The three-month-old strike at platinum mines will continue until a settlement is reached, the Association of Mineworkers and Construction Union (Amcu) said on Wednesday.

"If you wanted nine percent increase you would be at work, but you wanted a living wage, and that is why you are still here," Amcu president Joseph Mathunjwa told striking miners in Rustenburg, in the North West.

Lonmin set May 14 as the date for employees to return to their posts after its sms survey indicated that more than 60 percent of workers wanted to return to work.

Amcu members at Lonmin, Anglo American Platinum, and Impala Platinum in Rustenburg and Northam in Limpopo downed tools on January 23 demanding a basic salary of R12,500 per month.

They have rejected the company's offer of 10 percent that will see them earning a minimum of R12,500 by 2017.

Mathunjwa told a crowd of about 5000 union members that their demand of R12,500 was a fraction of what the mine chief executives earned.

"Mineworkers in Australia earn 80k a month and their working conditions are much better than what you are subjected to."

Union members should ignore smses from employers urging them to return to work, he said.

"Only an agreement could end this strike, until such time an agreement is reached, the strike continues."

He said chief executives were insensitive and arrogant.

"They have big egos, they are oppressive and self-centred.
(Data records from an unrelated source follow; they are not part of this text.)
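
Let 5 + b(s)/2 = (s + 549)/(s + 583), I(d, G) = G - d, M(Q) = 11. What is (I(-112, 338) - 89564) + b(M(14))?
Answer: -26469268/297 ≈ -89122.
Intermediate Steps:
b(s) = -10 + 2*(549 + s)/(583 + s) (b(s) = -10 + 2*((s + 549)/(s + 583)) = -10 + 2*((549 + s)/(583 + s)) = -10 + 2*(549 + s)/(583 + s))
(I(-112, 338) - 89564) + b(M(14)) = ((338 - 1*(-112)) - 89564) + 4*(-1183 - 2*11)/(583 + 11) = ((338 + 112) - 89564) + 4*(-1183 - 22)/594 = (450 - 89564) + 4*(1/594)*(-1205) = -89114 - 2410/297 = -26469268/297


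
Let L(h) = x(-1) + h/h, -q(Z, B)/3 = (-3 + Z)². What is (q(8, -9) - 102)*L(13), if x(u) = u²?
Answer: -354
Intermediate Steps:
q(Z, B) = -3*(-3 + Z)²
L(h) = 2 (L(h) = (-1)² + h/h = 1 + 1 = 2)
(q(8, -9) - 102)*L(13) = (-3*(-3 + 8)² - 102)*2 = (-3*5² - 102)*2 = (-3*25 - 102)*2 = (-75 - 102)*2 = -177*2 = -354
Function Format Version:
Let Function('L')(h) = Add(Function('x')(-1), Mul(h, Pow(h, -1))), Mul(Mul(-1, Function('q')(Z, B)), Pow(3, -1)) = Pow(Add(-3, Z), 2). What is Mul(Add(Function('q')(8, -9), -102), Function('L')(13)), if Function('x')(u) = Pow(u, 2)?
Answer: -354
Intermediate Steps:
Function('q')(Z, B) = Mul(-3, Pow(Add(-3, Z), 2))
Function('L')(h) = 2 (Function('L')(h) = Add(Pow(-1, 2), Mul(h, Pow(h, -1))) = Add(1, 1) = 2)
Mul(Add(Function('q')(8, -9), -102), Function('L')(13)) = Mul(Add(Mul(-3, Pow(Add(-3, 8), 2)), -102), 2) = Mul(Add(Mul(-3, Pow(5, 2)), -102), 2) = Mul(Add(Mul(-3, 25), -102), 2) = Mul(Add(-75, -102), 2) = Mul(-177, 2) = -354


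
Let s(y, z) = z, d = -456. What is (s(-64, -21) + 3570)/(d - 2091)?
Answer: -1183/849 ≈ -1.3934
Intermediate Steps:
(s(-64, -21) + 3570)/(d - 2091) = (-21 + 3570)/(-456 - 2091) = 3549/(-2547) = 3549*(-1/2547) = -1183/849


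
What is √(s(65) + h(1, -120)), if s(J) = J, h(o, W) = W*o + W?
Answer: 5*I*√7 ≈ 13.229*I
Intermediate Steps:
h(o, W) = W + W*o
√(s(65) + h(1, -120)) = √(65 - 120*(1 + 1)) = √(65 - 120*2) = √(65 - 240) = √(-175) = 5*I*√7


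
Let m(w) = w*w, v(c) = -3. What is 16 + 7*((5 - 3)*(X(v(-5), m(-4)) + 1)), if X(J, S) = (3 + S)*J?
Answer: -768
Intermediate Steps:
m(w) = w**2
X(J, S) = J*(3 + S)
16 + 7*((5 - 3)*(X(v(-5), m(-4)) + 1)) = 16 + 7*((5 - 3)*(-3*(3 + (-4)**2) + 1)) = 16 + 7*(2*(-3*(3 + 16) + 1)) = 16 + 7*(2*(-3*19 + 1)) = 16 + 7*(2*(-57 + 1)) = 16 + 7*(2*(-56)) = 16 + 7*(-112) = 16 - 784 = -768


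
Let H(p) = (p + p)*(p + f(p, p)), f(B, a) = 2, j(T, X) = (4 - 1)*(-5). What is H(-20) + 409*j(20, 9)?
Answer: -5415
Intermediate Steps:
j(T, X) = -15 (j(T, X) = 3*(-5) = -15)
H(p) = 2*p*(2 + p) (H(p) = (p + p)*(p + 2) = (2*p)*(2 + p) = 2*p*(2 + p))
H(-20) + 409*j(20, 9) = 2*(-20)*(2 - 20) + 409*(-15) = 2*(-20)*(-18) - 6135 = 720 - 6135 = -5415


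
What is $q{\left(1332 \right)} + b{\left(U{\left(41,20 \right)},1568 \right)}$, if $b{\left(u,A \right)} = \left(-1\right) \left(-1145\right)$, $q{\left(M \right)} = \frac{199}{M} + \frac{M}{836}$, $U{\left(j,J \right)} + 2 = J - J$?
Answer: $\frac{319239407}{278388} \approx 1146.7$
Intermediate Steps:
$U{\left(j,J \right)} = -2$ ($U{\left(j,J \right)} = -2 + \left(J - J\right) = -2 + 0 = -2$)
$q{\left(M \right)} = \frac{199}{M} + \frac{M}{836}$ ($q{\left(M \right)} = \frac{199}{M} + M \frac{1}{836} = \frac{199}{M} + \frac{M}{836}$)
$b{\left(u,A \right)} = 1145$
$q{\left(1332 \right)} + b{\left(U{\left(41,20 \right)},1568 \right)} = \left(\frac{199}{1332} + \frac{1}{836} \cdot 1332\right) + 1145 = \left(199 \cdot \frac{1}{1332} + \frac{333}{209}\right) + 1145 = \left(\frac{199}{1332} + \frac{333}{209}\right) + 1145 = \frac{485147}{278388} + 1145 = \frac{319239407}{278388}$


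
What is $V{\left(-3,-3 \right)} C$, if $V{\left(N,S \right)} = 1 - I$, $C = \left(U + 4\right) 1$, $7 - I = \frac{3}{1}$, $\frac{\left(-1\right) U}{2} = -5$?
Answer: $-42$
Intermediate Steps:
$U = 10$ ($U = \left(-2\right) \left(-5\right) = 10$)
$I = 4$ ($I = 7 - \frac{3}{1} = 7 - 3 \cdot 1 = 7 - 3 = 4$)
$C = 14$ ($C = \left(10 + 4\right) 1 = 14 \cdot 1 = 14$)
$V{\left(N,S \right)} = -3$ ($V{\left(N,S \right)} = 1 - 4 = -3$)
$V{\left(-3,-3 \right)} C = \left(-3\right) 14 = -42$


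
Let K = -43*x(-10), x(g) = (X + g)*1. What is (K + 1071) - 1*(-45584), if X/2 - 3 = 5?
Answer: 46397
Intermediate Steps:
X = 16 (X = 6 + 2*5 = 6 + 10 = 16)
x(g) = 16 + g (x(g) = (16 + g)*1 = 16 + g)
K = -258 (K = -43*(16 - 10) = -43*6 = -258)
(K + 1071) - 1*(-45584) = (-258 + 1071) - 1*(-45584) = 813 + 45584 = 46397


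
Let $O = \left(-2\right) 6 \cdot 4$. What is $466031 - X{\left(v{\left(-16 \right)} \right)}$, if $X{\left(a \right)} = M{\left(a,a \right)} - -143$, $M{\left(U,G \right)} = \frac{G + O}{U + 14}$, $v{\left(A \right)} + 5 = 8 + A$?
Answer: $465949$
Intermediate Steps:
$v{\left(A \right)} = 3 + A$ ($v{\left(A \right)} = -5 + \left(8 + A\right) = 3 + A$)
$O = -48$ ($O = \left(-12\right) 4 = -48$)
$M{\left(U,G \right)} = \frac{-48 + G}{14 + U}$ ($M{\left(U,G \right)} = \frac{G - 48}{U + 14} = \frac{-48 + G}{14 + U}$)
$X{\left(a \right)} = 143 + \frac{-48 + a}{14 + a}$ ($X{\left(a \right)} = \frac{-48 + a}{14 + a} - -143 = \frac{-48 + a}{14 + a} + 143 = 143 + \frac{-48 + a}{14 + a}$)
$466031 - X{\left(v{\left(-16 \right)} \right)} = 466031 - \frac{2 \left(977 + 72 \left(3 - 16\right)\right)}{14 + \left(3 - 16\right)} = 466031 - \frac{2 \left(977 + 72 \left(-13\right)\right)}{14 - 13} = 466031 - \frac{2 \left(977 - 936\right)}{1} = 466031 - 2 \cdot 1 \cdot 41 = 466031 - 82 = 465949$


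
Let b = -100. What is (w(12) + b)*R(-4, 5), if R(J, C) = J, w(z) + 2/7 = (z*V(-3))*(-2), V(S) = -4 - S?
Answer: 2136/7 ≈ 305.14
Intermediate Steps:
w(z) = -2/7 + 2*z (w(z) = -2/7 + (z*(-4 - 1*(-3)))*(-2) = -2/7 + (z*(-4 + 3))*(-2) = -2/7 + (z*(-1))*(-2) = -2/7 - z*(-2) = -2/7 + 2*z)
(w(12) + b)*R(-4, 5) = ((-2/7 + 2*12) - 100)*(-4) = ((-2/7 + 24) - 100)*(-4) = (166/7 - 100)*(-4) = -534/7*(-4) = 2136/7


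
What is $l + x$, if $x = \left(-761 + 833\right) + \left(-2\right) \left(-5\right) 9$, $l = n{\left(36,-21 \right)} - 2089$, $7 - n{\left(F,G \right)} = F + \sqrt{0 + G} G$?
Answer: $-1956 + 21 i \sqrt{21} \approx -1956.0 + 96.234 i$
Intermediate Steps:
$n{\left(F,G \right)} = 7 - F - G^{\frac{3}{2}}$ ($n{\left(F,G \right)} = 7 - \left(F + \sqrt{0 + G} G\right) = 7 - \left(F + \sqrt{G} G\right) = 7 - \left(F + G^{\frac{3}{2}}\right) = 7 - F - G^{\frac{3}{2}}$)
$l = -2118 + 21 i \sqrt{21}$ ($l = \left(7 - 36 - \left(-21\right)^{\frac{3}{2}}\right) - 2089 = \left(7 - 36 - - 21 i \sqrt{21}\right) - 2089 = \left(7 - 36 + 21 i \sqrt{21}\right) - 2089 = \left(-29 + 21 i \sqrt{21}\right) - 2089 = -2118 + 21 i \sqrt{21} \approx -2118.0 + 96.234 i$)
$x = 162$ ($x = 72 + 10 \cdot 9 = 72 + 90 = 162$)
$l + x = \left(-2118 + 21 i \sqrt{21}\right) + 162 = -1956 + 21 i \sqrt{21}$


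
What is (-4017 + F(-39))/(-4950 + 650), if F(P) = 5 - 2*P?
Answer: 1967/2150 ≈ 0.91488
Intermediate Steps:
(-4017 + F(-39))/(-4950 + 650) = (-4017 + (5 - 2*(-39)))/(-4950 + 650) = (-4017 + (5 + 78))/(-4300) = (-4017 + 83)*(-1/4300) = -3934*(-1/4300) = 1967/2150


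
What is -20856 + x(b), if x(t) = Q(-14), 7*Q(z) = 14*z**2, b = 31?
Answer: -20464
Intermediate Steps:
Q(z) = 2*z**2 (Q(z) = (14*z**2)/7 = 2*z**2)
x(t) = 392 (x(t) = 2*(-14)**2 = 2*196 = 392)
-20856 + x(b) = -20856 + 392 = -20464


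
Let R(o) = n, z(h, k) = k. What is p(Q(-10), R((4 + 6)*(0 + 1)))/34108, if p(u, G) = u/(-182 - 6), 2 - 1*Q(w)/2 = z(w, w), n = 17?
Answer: -3/801538 ≈ -3.7428e-6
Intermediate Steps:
Q(w) = 4 - 2*w
R(o) = 17
p(u, G) = -u/188 (p(u, G) = u/(-188) = -u/188)
p(Q(-10), R((4 + 6)*(0 + 1)))/34108 = -(4 - 2*(-10))/188/34108 = -(4 + 20)/188*(1/34108) = -1/188*24*(1/34108) = -6/47*1/34108 = -3/801538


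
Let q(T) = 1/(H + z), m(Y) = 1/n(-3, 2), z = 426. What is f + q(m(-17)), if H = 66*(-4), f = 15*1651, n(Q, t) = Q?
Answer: 4011931/162 ≈ 24765.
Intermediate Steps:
m(Y) = -⅓ (m(Y) = 1/(-3) = -⅓)
f = 24765
H = -264
q(T) = 1/162 (q(T) = 1/(-264 + 426) = 1/162)
f + q(m(-17)) = 24765 + 1/162 = 4011931/162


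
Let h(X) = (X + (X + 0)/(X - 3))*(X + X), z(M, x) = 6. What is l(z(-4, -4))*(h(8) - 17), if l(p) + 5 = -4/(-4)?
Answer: -2732/5 ≈ -546.40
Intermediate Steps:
h(X) = 2*X*(X + X/(-3 + X)) (h(X) = (X + X/(-3 + X))*(2*X) = 2*X*(X + X/(-3 + X)))
l(p) = -4 (l(p) = -5 - 4/(-4) = -5 - 4*(-1/4) = -5 + 1 = -4)
l(z(-4, -4))*(h(8) - 17) = -4*(2*8**2*(-2 + 8)/(-3 + 8) - 17) = -4*(2*64*6/5 - 17) = -4*(2*64*(1/5)*6 - 17) = -4*(768/5 - 17) = -4*683/5 = -2732/5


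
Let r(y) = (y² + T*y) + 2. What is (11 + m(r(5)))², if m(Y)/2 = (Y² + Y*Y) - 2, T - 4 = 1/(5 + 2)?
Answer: 199422085489/2401 ≈ 8.3058e+7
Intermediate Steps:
T = 29/7 (T = 4 + 1/(5 + 2) = 4 + 1/7 = 4 + ⅐ = 29/7 ≈ 4.1429)
r(y) = 2 + y² + 29*y/7 (r(y) = (y² + 29*y/7) + 2 = 2 + y² + 29*y/7)
m(Y) = -4 + 4*Y² (m(Y) = 2*((Y² + Y*Y) - 2) = 2*((Y² + Y²) - 2) = 2*(2*Y² - 2) = 2*(-2 + 2*Y²) = -4 + 4*Y²)
(11 + m(r(5)))² = (11 + (-4 + 4*(2 + 5² + (29/7)*5)²))² = (11 + (-4 + 4*(2 + 25 + 145/7)²))² = (11 + (-4 + 4*(334/7)²))² = (11 + (-4 + 4*(111556/49)))² = (11 + (-4 + 446224/49))² = (11 + 446028/49)² = (446567/49)² = 199422085489/2401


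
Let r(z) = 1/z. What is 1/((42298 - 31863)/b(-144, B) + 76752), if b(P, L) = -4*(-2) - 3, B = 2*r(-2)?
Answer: 1/78839 ≈ 1.2684e-5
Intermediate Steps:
B = -1 (B = 2/(-2) = 2*(-½) = -1)
b(P, L) = 5 (b(P, L) = 8 - 3 = 5)
1/((42298 - 31863)/b(-144, B) + 76752) = 1/((42298 - 31863)/5 + 76752) = 1/(10435*(⅕) + 76752) = 1/(2087 + 76752) = 1/78839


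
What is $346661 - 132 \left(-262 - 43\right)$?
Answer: $386921$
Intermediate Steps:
$346661 - 132 \left(-262 - 43\right) = 346661 - 132 \left(-305\right) = 346661 - -40260 = 346661 + 40260 = 386921$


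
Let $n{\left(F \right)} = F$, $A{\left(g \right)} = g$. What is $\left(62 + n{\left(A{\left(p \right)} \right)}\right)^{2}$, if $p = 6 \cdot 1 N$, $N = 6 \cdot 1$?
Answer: $9604$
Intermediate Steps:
$N = 6$
$p = 36$ ($p = 6 \cdot 1 \cdot 6 = 6 \cdot 6 = 36$)
$\left(62 + n{\left(A{\left(p \right)} \right)}\right)^{2} = \left(62 + 36\right)^{2} = 98^{2} = 9604$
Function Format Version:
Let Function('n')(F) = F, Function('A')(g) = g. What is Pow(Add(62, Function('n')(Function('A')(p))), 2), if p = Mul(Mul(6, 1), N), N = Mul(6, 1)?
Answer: 9604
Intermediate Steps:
N = 6
p = 36 (p = Mul(Mul(6, 1), 6) = Mul(6, 6) = 36)
Pow(Add(62, Function('n')(Function('A')(p))), 2) = Pow(Add(62, 36), 2) = Pow(98, 2) = 9604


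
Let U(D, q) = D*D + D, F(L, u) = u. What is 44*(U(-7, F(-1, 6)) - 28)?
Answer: 616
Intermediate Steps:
U(D, q) = D + D**2 (U(D, q) = D**2 + D = D + D**2)
44*(U(-7, F(-1, 6)) - 28) = 44*(-7*(1 - 7) - 28) = 44*(-7*(-6) - 28) = 44*(42 - 28) = 44*14 = 616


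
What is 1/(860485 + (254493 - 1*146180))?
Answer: 1/968798 ≈ 1.0322e-6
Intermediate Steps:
1/(860485 + (254493 - 1*146180)) = 1/(860485 + (254493 - 146180)) = 1/(860485 + 108313) = 1/968798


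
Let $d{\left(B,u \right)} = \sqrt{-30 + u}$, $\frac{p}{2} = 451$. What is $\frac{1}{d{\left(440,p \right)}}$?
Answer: $\frac{\sqrt{218}}{436} \approx 0.033864$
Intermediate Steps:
$p = 902$ ($p = 2 \cdot 451 = 902$)
$\frac{1}{d{\left(440,p \right)}} = \frac{1}{\sqrt{-30 + 902}} = \frac{1}{\sqrt{872}} = \frac{1}{2 \sqrt{218}} = \frac{\sqrt{218}}{436}$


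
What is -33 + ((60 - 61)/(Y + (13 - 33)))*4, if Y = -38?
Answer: -955/29 ≈ -32.931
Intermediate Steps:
-33 + ((60 - 61)/(Y + (13 - 33)))*4 = -33 + ((60 - 61)/(-38 + (13 - 33)))*4 = -33 - 1/(-38 - 20)*4 = -33 - 1/(-58)*4 = -33 - 1*(-1/58)*4 = -33 + (1/58)*4 = -33 + 2/29 = -955/29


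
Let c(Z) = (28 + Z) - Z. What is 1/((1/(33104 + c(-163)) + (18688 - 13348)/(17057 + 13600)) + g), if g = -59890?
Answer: -30779628/1843386558631 ≈ -1.6697e-5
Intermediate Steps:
c(Z) = 28
1/((1/(33104 + c(-163)) + (18688 - 13348)/(17057 + 13600)) + g) = 1/((1/(33104 + 28) + (18688 - 13348)/(17057 + 13600)) - 59890) = 1/((1/33132 + 5340/30657) - 59890) = 1/((1/33132 + 5340*(1/30657)) - 59890) = 1/((1/33132 + 1780/10219) - 59890) = 1/(5362289/30779628 - 59890) = 1/(-1843386558631/30779628) = -30779628/1843386558631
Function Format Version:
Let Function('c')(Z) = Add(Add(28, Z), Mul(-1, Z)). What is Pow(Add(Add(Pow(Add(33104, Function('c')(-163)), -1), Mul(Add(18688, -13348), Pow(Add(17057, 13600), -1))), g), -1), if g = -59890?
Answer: Rational(-30779628, 1843386558631) ≈ -1.6697e-5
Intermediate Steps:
Function('c')(Z) = 28
Pow(Add(Add(Pow(Add(33104, Function('c')(-163)), -1), Mul(Add(18688, -13348), Pow(Add(17057, 13600), -1))), g), -1) = Pow(Add(Add(Pow(Add(33104, 28), -1), Mul(Add(18688, -13348), Pow(Add(17057, 13600), -1))), -59890), -1) = Pow(Add(Add(Pow(33132, -1), Mul(5340, Pow(30657, -1))), -59890), -1) = Pow(Add(Add(Rational(1, 33132), Mul(5340, Rational(1, 30657))), -59890), -1) = Pow(Add(Add(Rational(1, 33132), Rational(1780, 10219)), -59890), -1) = Pow(Add(Rational(5362289, 30779628), -59890), -1) = Pow(Rational(-1843386558631, 30779628), -1) = Rational(-30779628, 1843386558631)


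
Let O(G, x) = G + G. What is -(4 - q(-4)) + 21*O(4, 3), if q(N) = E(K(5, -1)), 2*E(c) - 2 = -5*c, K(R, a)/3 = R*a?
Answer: 405/2 ≈ 202.50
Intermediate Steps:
K(R, a) = 3*R*a (K(R, a) = 3*(R*a) = 3*R*a)
E(c) = 1 - 5*c/2 (E(c) = 1 + (-5*c)/2 = 1 - 5*c/2)
q(N) = 77/2 (q(N) = 1 - 15*5*(-1)/2 = 1 - 5/2*(-15) = 1 + 75/2 = 77/2)
O(G, x) = 2*G
-(4 - q(-4)) + 21*O(4, 3) = -(4 - 1*77/2) + 21*(2*4) = -(4 - 77/2) + 21*8 = -1*(-69/2) + 168 = 69/2 + 168 = 405/2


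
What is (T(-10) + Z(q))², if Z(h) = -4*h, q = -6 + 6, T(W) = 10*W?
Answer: 10000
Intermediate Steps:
q = 0
(T(-10) + Z(q))² = (10*(-10) - 4*0)² = (-100 + 0)² = (-100)² = 10000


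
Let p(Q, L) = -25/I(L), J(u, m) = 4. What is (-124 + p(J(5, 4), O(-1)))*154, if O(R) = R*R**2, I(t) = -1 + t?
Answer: -17171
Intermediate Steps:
O(R) = R**3
p(Q, L) = -25/(-1 + L)
(-124 + p(J(5, 4), O(-1)))*154 = (-124 - 25/(-1 + (-1)**3))*154 = (-124 - 25/(-1 - 1))*154 = (-124 - 25/(-2))*154 = (-124 - 25*(-1/2))*154 = (-124 + 25/2)*154 = -223/2*154 = -17171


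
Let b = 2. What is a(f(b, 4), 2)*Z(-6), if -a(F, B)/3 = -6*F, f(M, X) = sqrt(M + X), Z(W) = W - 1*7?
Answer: -234*sqrt(6) ≈ -573.18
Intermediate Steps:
Z(W) = -7 + W (Z(W) = W - 7 = -7 + W)
a(F, B) = 18*F (a(F, B) = -(-18)*F = 18*F)
a(f(b, 4), 2)*Z(-6) = (18*sqrt(2 + 4))*(-7 - 6) = (18*sqrt(6))*(-13) = -234*sqrt(6)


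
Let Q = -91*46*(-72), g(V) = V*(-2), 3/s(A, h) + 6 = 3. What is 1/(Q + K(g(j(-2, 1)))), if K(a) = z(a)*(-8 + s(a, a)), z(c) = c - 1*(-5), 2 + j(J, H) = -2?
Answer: 1/301275 ≈ 3.3192e-6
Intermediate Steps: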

It is all about them and their families."

Mathunjwa said the union had moved from an initial demand of R12,500 immediately and suggested the increase be spread over four years.

"If it was not for the arrogance of the chief executives, an agreement could have been reached," he said.

The latest offer of 10 percent was equivalent to R500, and was an amount the chief executives used to buy a 40kg bag of dog food.

"I went to stores yesterday [Tuesday] to check how much a bag of dog food costs... it is R60 more than what the CEO's want to pay you."

Mathunjwa called for calm and discipline during the strike.